İki yüzlülük çağımızın en salgın hastalığı, en öldürücü virüsü.
Batı medeniyeti ve insanı hem kendine, hem de Allaha karşı ikircikli davranmayı hayat tarzı haline getirerek adeta münafıklığın imparatorluğunu kurmuş durumda.
Doğruluğun eğrilik, dürüstlüğün yalancılık, ciddiyetin sululuk, dindarlığın dinsizlik, namusluluğun namussuzluk gibi anlaşıldığı, yadırganıp dışlandığı, hayat tarzı haline dönüştüğü bir tarihi insanlık kaç defa yaşamıştır?

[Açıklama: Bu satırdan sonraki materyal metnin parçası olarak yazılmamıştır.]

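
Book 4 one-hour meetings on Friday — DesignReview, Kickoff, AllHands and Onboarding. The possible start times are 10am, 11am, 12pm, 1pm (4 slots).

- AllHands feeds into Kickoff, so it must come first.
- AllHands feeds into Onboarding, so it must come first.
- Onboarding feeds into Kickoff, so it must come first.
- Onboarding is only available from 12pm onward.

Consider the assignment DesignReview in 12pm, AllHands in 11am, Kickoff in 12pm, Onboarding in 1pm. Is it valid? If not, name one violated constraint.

No. Onboarding feeds into Kickoff, so it must come first is not satisfied.

AllHands feeds into Kickoff, so it must come first — holds.
Onboarding is only available from 12pm onward — holds.
AllHands feeds into Onboarding, so it must come first — holds.
Onboarding feeds into Kickoff, so it must come first — violated.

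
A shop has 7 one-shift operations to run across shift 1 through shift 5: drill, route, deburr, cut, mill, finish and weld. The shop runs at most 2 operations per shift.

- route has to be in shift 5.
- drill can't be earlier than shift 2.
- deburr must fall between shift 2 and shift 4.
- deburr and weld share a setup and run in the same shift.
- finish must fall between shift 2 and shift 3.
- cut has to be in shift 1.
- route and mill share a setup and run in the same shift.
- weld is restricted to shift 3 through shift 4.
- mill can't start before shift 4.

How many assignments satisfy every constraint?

6

Splitting on drill: it can be shift 2 (3), shift 3 (2), shift 4 (1). Listing each branch's schedules as (route, deburr, cut, mill, finish, weld) by shift number:
drill=shift 2: (5,3,1,5,2,3) (5,4,1,5,2,4) (5,4,1,5,3,4) — 3.
drill=shift 3: (5,4,1,5,2,4) (5,4,1,5,3,4) — 2.
drill=shift 4: (5,3,1,5,2,3) — 1.
Summing: 3 + 2 + 1 = 6.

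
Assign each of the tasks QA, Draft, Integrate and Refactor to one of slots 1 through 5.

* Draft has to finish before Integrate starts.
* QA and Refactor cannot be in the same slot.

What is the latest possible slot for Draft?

Downstream work caps Draft at 4.
Draft at 4 is achievable: Refactor -> 2, Integrate -> 5, QA -> 1, Draft -> 4.

4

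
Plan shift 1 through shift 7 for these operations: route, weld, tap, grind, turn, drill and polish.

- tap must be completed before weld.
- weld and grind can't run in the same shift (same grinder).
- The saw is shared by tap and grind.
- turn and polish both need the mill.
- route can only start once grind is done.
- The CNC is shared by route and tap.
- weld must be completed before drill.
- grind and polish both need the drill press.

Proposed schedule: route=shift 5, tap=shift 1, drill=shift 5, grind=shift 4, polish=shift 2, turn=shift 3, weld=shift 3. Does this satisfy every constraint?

weld must be completed before drill — holds.
route can only start once grind is done — holds.
The saw is shared by tap and grind — holds.
weld and grind can't run in the same shift (same grinder) — holds.
tap must be completed before weld — holds.
grind and polish both need the drill press — holds.
turn and polish both need the mill — holds.
The CNC is shared by route and tap — holds.

Yes, all constraints hold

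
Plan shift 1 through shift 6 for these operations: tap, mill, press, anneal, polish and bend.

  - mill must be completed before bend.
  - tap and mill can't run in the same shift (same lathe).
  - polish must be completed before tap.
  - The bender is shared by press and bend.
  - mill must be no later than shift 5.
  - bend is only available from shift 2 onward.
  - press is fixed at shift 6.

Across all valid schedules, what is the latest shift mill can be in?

shift 4

Mill's own window allows nothing later than shift 5.
mill at shift 4 is achievable: anneal=shift 1, polish=shift 1, tap=shift 2, mill=shift 4, bend=shift 5, press=shift 6.
Nothing later works — the conflict constraints rule out every shift after shift 4.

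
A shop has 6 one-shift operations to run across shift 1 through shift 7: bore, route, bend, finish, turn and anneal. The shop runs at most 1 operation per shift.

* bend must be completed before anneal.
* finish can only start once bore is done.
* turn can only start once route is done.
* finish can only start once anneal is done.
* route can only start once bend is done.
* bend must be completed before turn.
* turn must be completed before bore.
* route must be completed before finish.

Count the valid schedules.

28

Splitting on bore: it can be shift 4 (3), shift 5 (10), shift 6 (15). Listing each branch's schedules as (route, bend, finish, turn, anneal) by shift number:
bore=shift 4: (2,1,6,3,5) (2,1,7,3,5) (2,1,7,3,6) — 3.
bore=shift 5: (2,1,6,3,4) (2,1,6,4,3) (2,1,7,3,4) (2,1,7,3,6) (2,1,7,4,3) (2,1,7,4,6) (3,1,6,4,2) (3,1,7,4,2) (3,1,7,4,6) (3,2,7,4,6) — 10.
bore=shift 6: (2,1,7,3,4) (2,1,7,3,5) (2,1,7,4,3) (2,1,7,4,5) (2,1,7,5,3) (2,1,7,5,4) (3,1,7,4,2) (3,1,7,4,5) (3,1,7,5,2) (3,1,7,5,4) (3,2,7,4,5) (3,2,7,5,4) (4,1,7,5,2) (4,1,7,5,3) (4,2,7,5,3) — 15.
Summing: 3 + 10 + 15 = 28.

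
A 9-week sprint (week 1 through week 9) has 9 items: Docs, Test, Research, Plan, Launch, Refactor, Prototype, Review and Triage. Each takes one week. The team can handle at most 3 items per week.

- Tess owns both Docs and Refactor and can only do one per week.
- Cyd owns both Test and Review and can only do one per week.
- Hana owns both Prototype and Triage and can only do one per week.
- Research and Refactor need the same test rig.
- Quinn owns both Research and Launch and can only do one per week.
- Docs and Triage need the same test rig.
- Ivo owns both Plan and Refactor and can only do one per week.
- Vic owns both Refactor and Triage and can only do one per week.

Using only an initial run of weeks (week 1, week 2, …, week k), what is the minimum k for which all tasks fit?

3

With at most 3 per week and 9 tasks, at least 3 weeks are needed.
3 works (last occupied week: week 3): for example Research in week 1, Docs in week 1, Prototype in week 3, Launch in week 2, Test in week 1, Review in week 3, Triage in week 2, Refactor in week 3, Plan in week 2.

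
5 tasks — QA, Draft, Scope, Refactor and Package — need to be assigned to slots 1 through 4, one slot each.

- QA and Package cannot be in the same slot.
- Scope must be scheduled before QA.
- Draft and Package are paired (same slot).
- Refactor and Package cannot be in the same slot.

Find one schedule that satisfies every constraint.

Refactor -> 2; QA -> 2; Package -> 1; Scope -> 1; Draft -> 1

Checking: Scope(1) before QA(2); QA(2) != Package(1); Refactor(2) != Package(1); Draft = Package = 1.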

Bir babanın kendi küçük çocuklarına tecavüz ettiği, bir dedenin daha akil baliğ olmamış torunlarını hamile bıraktığı ve toplumunda bu olayların günlük adi birer vakıa gibi karşılanıp geçiştirildiği nerede ve hangi tarihte görülmüştür?
Batıda toplumunda papazların tecavüz ettiği, kirlettiği çocuklar yüzünden Papanın yüksek sesle; ’’Romalılar bile Hıristiyanlığa bu kadar zarar vermemiştir’’ diyerek isyan ettiren, kendi meslektaşlarını bu denli açıkça suçlayan bir zamanda yaşıyoruz.
Malın mülkün, makamın mevkiin, şöhretin şehvetin teslim aldığı insan vahşet ve dehşet toplumları oluşturarak şeytan bunlar vasıtasıyla imparatorluğunu daha güçlendirmekte. Batı medeniyeti bu yönüyle şeytanın medeniyeti olmaya çoktan hak kazanmış bir alçaklığın zirvesini bağrında barındırıyor.
İnsan nefsinin esiri olarak vahşetin zirvesine oturmuş kendi egosuna ve putlarına tapınmayı medeniyetin zirvesi sanıyor.